1. The plaintiff's appeal is dismissed.

2. The costs of appeal shall be borne by the Plaintiff.

The purport of the claim and appeal is the purport of the appeal.

Reasons

1. The reasoning of the court of first instance for the acceptance of the judgment is as stated in the reasoning of the judgment of the court of first instance, except for the Plaintiff’s supplementary or supplementary determination as to the part concerning which the Plaintiff contests as the grounds for appeal, etc. as the grounds for appeal, and thus, it is acceptable in accordance with the main sentence of

2. Additional and supplementary judgments

A. The Plaintiff’s ground of appeal asserts to the following purport.

For the following reasons, the third sales contract (Evidence A1) with the content that the Plaintiff sells the instant building to the Defendant at KRW 123,728,640 (i.e., value-added tax equivalent to 10% of the building price of KRW 62,713,60,00,00 in the building price of KRW 1,237,286,40) is the final sales contract concluded between the Plaintiff and the Defendant.

In other words, on June 21, 2014, the Plaintiff asserts to the effect that on the condition that the Defendant attracts the hospital to the F building on June 21, 2014, the F building G was discounted by KRW 60 million per square year on the condition that the Defendant actually sold the F building G, on the condition that the Defendant actually sold the hospital.

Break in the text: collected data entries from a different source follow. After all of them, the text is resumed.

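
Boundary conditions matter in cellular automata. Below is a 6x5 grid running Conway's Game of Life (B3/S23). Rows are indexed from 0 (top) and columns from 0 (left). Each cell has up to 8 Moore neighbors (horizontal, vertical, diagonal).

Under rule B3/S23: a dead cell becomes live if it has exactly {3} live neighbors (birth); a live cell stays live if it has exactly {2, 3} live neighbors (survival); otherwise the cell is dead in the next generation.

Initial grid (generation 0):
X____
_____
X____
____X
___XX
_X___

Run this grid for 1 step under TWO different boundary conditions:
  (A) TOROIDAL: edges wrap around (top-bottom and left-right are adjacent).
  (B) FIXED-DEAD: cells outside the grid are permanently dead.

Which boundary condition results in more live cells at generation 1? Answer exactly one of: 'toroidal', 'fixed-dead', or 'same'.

Under TOROIDAL boundary, generation 1:
_____
_____
_____
X__XX
X__XX
X___X
Population = 8

Under FIXED-DEAD boundary, generation 1:
_____
_____
_____
___XX
___XX
_____
Population = 4

Comparison: toroidal=8, fixed-dead=4 -> toroidal

Answer: toroidal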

The primary sales contract was concluded with the defendant, which sells in lots the price of KRW 900 million (excluding value-added tax).

On May 1, 2015, the Plaintiff and the Defendant concluded a secondary sales contract (Evidence A 10) that increased the sales amount to KRW 1,082,728,640 (i.e., value-added tax equivalent to 10% of the building price of KRW 927,286,60 in the building price of KRW 62,713,60 in the building price) by changing the subject matter of sale to the instant building and reflecting the increase in the size thereof.

The second sales contract entered the defendant's duty to attract hospital into a special contract as it is.

However, in the first and second sales contracts, the phrase “A” refers to the Plaintiff’s term “A” as the special terms and conditions in this building project site, namely, “A” refers to “B” in the context thereof, and is merely a simple clerical error written erroneously as “A”.

Therefore, regardless of its wording.